“Beta padh lo board exam sir par hain.”
(Study your board exams are round the corner son.)
“Mummy main tension nahi karta, tenson se kuchh fayda nahi.”
(I don’t like to get stressed mother. It’s no good.)
“Beta poore din main ek bhi ghanta revision nahi kiya, kuchh to tension kar.”
(Not an hour of studies the entire day. You better get some stress.)
I think you must have understood written above is a conversation between a mother and her happy go lucky son, just before exams. The child thinks that taking stress would deteriorate his performance but the mother knows better. Usually when we mention the word stress, we picture a worried or panicked person in our mind. We assume it is bad for our health physical or mental. The surprising fact is that the mother in the above conversation is right; little stress is good for performance. Let’s see how:
Good stress is a feeling of responsibility and determination that enables us to remain alert. It helps us to rise to the challenges that we face in our day-to-day living. The power rush is often felt as excitement or enthusiasm. The extra energy it induces, is the effect of adrenaline rushing through your bloodstream. This type of stress is called Eustress. Eustress provides that sense of challenge and motivation that can lead to greater performances. It can improve your performance, enhancing your awareness and sense of purpose.

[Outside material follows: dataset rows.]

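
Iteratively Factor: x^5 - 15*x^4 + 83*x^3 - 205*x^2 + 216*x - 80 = (x - 4)*(x^4 - 11*x^3 + 39*x^2 - 49*x + 20) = (x - 4)*(x - 1)*(x^3 - 10*x^2 + 29*x - 20) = (x - 5)*(x - 4)*(x - 1)*(x^2 - 5*x + 4) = (x - 5)*(x - 4)^2*(x - 1)*(x - 1)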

A parent, teacher or a coach knows how hard to push his pupil to get the best out of him. If they experience the effects of positive stress they feel inspired and challenged. When somebody pushed them too hard they reach the fatigue level. When not pushed enough they are at a risk of remaining laid back. Both strategies prove wrong in first feel overworked and in second feel bored. Something that is described in the Yerkes-Dodson curve. (See the picture below)
Understanding the Yerkes-Dodson curve- According to this curve, as the level of stress increases, our performance increases. When we have the optimum stress we enter a state of best performance commonly known as ‘flow’. When we are experiencing ‘flow’ we are able to concentrate and focus on the task that we have to do and perform at your best.
After exceeding that optimal level of stress, we might feel inspired but it becomes strenuous and tiring. Beyond that range we feel burn out. Overwork, time pressures, performance anxiety or general over-stimulation are common reasons for fall in performance and should be managed. To escape this crippling bad stress we should follow some basic plans for our studies.
* Plan your revision
1. Practice questions you might expect in your exams with the help of previous exam papers.
2. Restructure and condense your notes. Try to write and memorise concepts. It is slow but stays with you better than crammed answers.
3. Plan answer outlines.
4. Seek help and guidance from tutors if you don’t understand something.
5. Set aside plenty of time for revision.
* Plan your leisure
To keep stress in the optimum range and not cross to fatigue and burn out, we need to use relaxation and distraction. Divide the day into three periods of two and a half hours each and revise for any two of them. When you are not revising, get well away from your desk.
1. Your brain needs energy and also rest. Eat little and often.
2. Keep yourself hydrated.
3. Plan a holiday per week.
4. Be cool and keep to a healthy lifestyle.
5. Exercise regularly! Find something you enjoy (swimming, jogging, walking or hiking etc.)
6. Practice Progressive relaxation, Yoga, breathing exercises to relax your mind and body.
7. Taking a bath and light walk after finishing studies and before sleeping gives you peaceful and deep sleep to recharge you for the next day.
* How to prevent panic on the night of the exam?
1. If you learn in advance how to relax; it gives you confidence. It gives you a belief that you are on the driving seat. If you panic, or your mind goes blank, you can regain control.
2. Try using humour to beat the negative thoughts (All iz well is a good idea). Watch a good movie, read a comic or magazine, or remember your favourite jokes. Do your best to be well prepared.
3. Avoid working the night just before the test, however anxious you feel. Take a walk, have a bath, talk to someone, go for a swim. Do something relaxing!
4. Eat something, even if you feel sick. Bread, crackers or cereals are good tummy settlers.
5. Try not to arrive at the exam hall too early, or too late. Seeing and interacting with other anxious people can raise your anxiety.
6. Make sure you know the venue and time of exam. Keep your things like hall ticket, stationary and your clothes organised.
Develop a positive mental attitude and practice for stress relief. Once you understand that an optimum amount of stress is good for your performance; you can use it to your advantage. If you train yourself to take stress as an opportunity to learn, challenge, or stretch yourself, then you are likely to feel less stress. With a positive attitude to stress follow these guidelines, they will build your resilience to face exams better.